Playoff NBA: Toronto cerca l’impresa, Okc sogna in casa


Dopo il doppio ko in Ohio i Raptors cercano in casa l’impresa in semifinale playoff contro i Cavs, intanto Okc sogna un nuovo vantaggio contro Curry

– di Calogero Destro –

LeBron James, campione di Cleveland (ph. Zimbio)

LeBron James, ha scavalcato Shaq al quarto posto per punti nei playoff (ph. Zimbio)

A prescindere da tutto, dall’odio o dall’amore più o meno intenso che si può provare nei suoi confronti, per giudicare LeBron James bastano semplicemente i numeri: in gara 2 fra i Cavs e i Raptors che è valsa il doppio vantaggio nella serie per la franchigia dell’Ohio, “Il Prescelto” ha scavalcato Shaquille O’Neal al quarto posto nella classifica all time per punti segnati nei playoff (5255 totali, un certo Michael Jordan è al primo posto a quota 5987). Il 23 da Akron è in missione e non si fermerà fino a quando non riuscirà a mettersi il terzo anello al dito: le dieci gare senza sconfitte messe in fila dall’inizio di questa post-season (solo altre 4 squadre c’erano riuscite nella storia della lega) sono più di un indizio anche se la qualità delle avversarie non è stata sicuramente all’altezza, ma per quello ci sarà tempo, o almeno dovrebbe.

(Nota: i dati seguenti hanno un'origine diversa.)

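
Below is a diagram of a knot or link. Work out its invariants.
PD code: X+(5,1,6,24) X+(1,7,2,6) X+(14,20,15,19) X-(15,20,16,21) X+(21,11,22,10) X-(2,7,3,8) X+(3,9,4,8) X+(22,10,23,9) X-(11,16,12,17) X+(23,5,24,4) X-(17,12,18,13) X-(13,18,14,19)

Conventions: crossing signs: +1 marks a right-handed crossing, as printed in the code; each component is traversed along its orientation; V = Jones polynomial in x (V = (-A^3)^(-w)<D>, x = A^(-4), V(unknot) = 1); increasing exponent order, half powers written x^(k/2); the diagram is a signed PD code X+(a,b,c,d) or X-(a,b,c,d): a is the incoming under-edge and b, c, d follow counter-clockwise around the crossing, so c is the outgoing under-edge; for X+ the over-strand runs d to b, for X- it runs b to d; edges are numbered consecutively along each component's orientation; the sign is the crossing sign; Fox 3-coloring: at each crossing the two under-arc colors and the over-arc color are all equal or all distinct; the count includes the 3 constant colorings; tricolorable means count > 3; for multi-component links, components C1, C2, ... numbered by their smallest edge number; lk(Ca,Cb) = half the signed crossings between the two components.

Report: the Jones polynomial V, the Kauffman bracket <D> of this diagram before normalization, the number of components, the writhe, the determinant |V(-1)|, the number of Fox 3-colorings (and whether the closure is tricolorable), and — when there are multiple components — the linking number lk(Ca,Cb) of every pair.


V = -x^-3 + x^-2 - x^-1 + 3 - x + x^2 - x^3
<D> = -A^-6 + A^-2 - A^2 + 3A^6 - A^10 + A^14 - A^18 (w = +2)
1 component over 12 crossings, w = +2
27 Fox colorings among 3^12, |V(-1)| = 9: tricolorable
why: det 9 = |V(-1)|; divisible by 3, so tricolorable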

Toronto cerca l’impresa, Okc ci riprova – La serie di playoff è ormai fortemente sbilanciata dalla parte dei Cavs però Toronto non vorrà certo darsi per vinta e dopo aver centrato la prima storica finale di Conference cercherà l’impresa contro la schiacciasassi guidata da LeBron. Di sicuro, almeno per poterci provare, serviranno altre percentuali: un Kyle Lowry  da 1/18 da 3 nelle prime due gare non può certo fare pensare che la strada sia in discesa ma Toronto è una squadra solida e talentuosa che fra le mura amiche può impensierire anche la corazzata di Tyron Lue. Intanto si sposta in Oklahoma anche la serie tra Okc e Warriors (1-1). I Thunder vogliono continuare a stupire e dopo aver fatto saltare il fattore campo in gara 1 tenteranno di ristabilire un vantaggio che sarebbe fondamentale. I numeri del duo Westbrook-Durant, stratosferici in questi playoff, non permetteranno vita facile all’Mvp e i suoi: ma Golden State, nonostante stia arrancando più del previsto nella parte più importante della stagione, può contare sulle folate degli splash brothers, Curry e Thompson, la grinta di Green e un sistema quasi perfetto ma che stenta a decollare dopo la fenomenale cavalcata in regular season.